A report presented during quarterly meeting of stakeholders in the dairy value chain (DVC) linked this tremendous growth to a US$20 million investment into the sector by producers, processors and development partners.

According to Zimbabwe Association of Dairy Farmers (ZADF) Economist Mrs Antonette Chingwe, investments by various players in the DVC had influenced this positive growth.

“About 60 % of the investment was channelled towards improving efficiency and capacity at processing level and also new entrants into the sector had also been mobilised,” she said.

Despite the great improvement in local production, Mrs Chingwe noted that the country was far from realizing its goals as it needs a minimum of 131 million litres of milk for self-sufficiency.

“Last year’s shortfall was 40 million litres and this figure is expected to go below 30 million by the end of this year if the country achieves the 108 million litres projected to be realised this year.”

Stakeholders in the DVC cited high feed costs, low level of productivity, low dairy herd size and quality, limited availability of low-cost long-term funding and illegal imports as barriers to increased raw milk production.

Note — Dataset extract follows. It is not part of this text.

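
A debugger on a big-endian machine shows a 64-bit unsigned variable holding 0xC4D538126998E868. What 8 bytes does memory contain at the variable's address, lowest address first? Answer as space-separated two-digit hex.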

According to the Livestock and Meat Advisory Council (LMAC) Executive Administrator Dr Reneth Mano, there is a need for a properly structured dairy investment fund to provide loans to trained farmers.

“The dairy industry is in dire need of a properly structured dairy investment fund (DIF) to offer loans to trained and capacitated small to medium-sized dairy farmers,“ he said.

SADC delegation visits Zimbabwe

Meanwhile, Zimbabwe hosted a delegation from the Southern African Development Community (SADC) to discuss a regional initiative aimed at promoting sustainable development and economic growth in the fisheries sector.

Dubbed the ‘ProFish Blue project’, the initiative is part of a larger multinational programme aimed at improving fisheries governance and the blue economy trade corridors in the region.

The delegation comprised officials from the Botswana government with their Zimbabwean counterparts and private sector players.

“The overall objective of the project is to promote sustainable management and use of fisheries resources within the blue growth context in the SADC region,” ProFish Blue project coordinator from SADC, Mr Alexander Kefi said.

“This will enable us to improve food security, reduce poverty levels through employment opportunities, facilitate intra-regional trade and enhance the adaptive capacity of fish value chain communities against climate change and other external shocks.”